In the United States, where people sometimes say “lockdowns” and mean “mask mandates” and “school closures” or sometimes just “widespread testing,” even relatively mild mitigation measures have grown politically and socially toxic. But the most obvious tools to limit ongoing spread are not especially obtrusive: investments in air quality and better workplace safety standards, paid sick leave, aggressive rollout of those nasal vaccines and an emphasis on the vulnerability of the country’s older people, who make up about 90 percent of its distressingly high ongoing deaths. In China, pandemic policy only became significantly more restrictive than it was in the United States and Britain in the summer of 2021, according to a “stringency index” calculated by the University of Oxford’s government response tracker, and the country faces tough choices now not because of how effective those restrictions have been but because of unrelated problems in vaccine rollout and efficacy.
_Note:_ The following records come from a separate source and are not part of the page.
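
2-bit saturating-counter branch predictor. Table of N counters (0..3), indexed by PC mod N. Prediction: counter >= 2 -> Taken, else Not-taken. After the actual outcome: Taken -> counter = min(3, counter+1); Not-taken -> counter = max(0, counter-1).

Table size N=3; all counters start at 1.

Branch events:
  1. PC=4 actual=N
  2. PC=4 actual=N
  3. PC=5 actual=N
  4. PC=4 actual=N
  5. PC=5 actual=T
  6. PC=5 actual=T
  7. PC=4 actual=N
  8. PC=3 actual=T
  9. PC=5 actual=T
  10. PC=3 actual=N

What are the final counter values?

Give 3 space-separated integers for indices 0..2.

Ev 1: PC=4 idx=1 pred=N actual=N -> ctr[1]=0
Ev 2: PC=4 idx=1 pred=N actual=N -> ctr[1]=0
Ev 3: PC=5 idx=2 pred=N actual=N -> ctr[2]=0
Ev 4: PC=4 idx=1 pred=N actual=N -> ctr[1]=0
Ev 5: PC=5 idx=2 pred=N actual=T -> ctr[2]=1
Ev 6: PC=5 idx=2 pred=N actual=T -> ctr[2]=2
Ev 7: PC=4 idx=1 pred=N actual=N -> ctr[1]=0
Ev 8: PC=3 idx=0 pred=N actual=T -> ctr[0]=2
Ev 9: PC=5 idx=2 pred=T actual=T -> ctr[2]=3
Ev 10: PC=3 idx=0 pred=T actual=N -> ctr[0]=1

Answer: 1 0 3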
When most of the world, armed with vaccines, pulled back from aggressive mitigation, it was in part an act of resignation — an acknowledgment that the cat was out of the bag, that the virus was irretrievably in circulation and had conferred considerable natural immunity already, and that while continuing infections were regrettable, vaccination and treatments could blunt the impact. In China, where there has been much less infection and much less death, the protests appear to express something more like pure pandemic exhaustion. By its own standards, China’s zero Covid policy didn’t really fail. But the country is running out of patience for it anyway.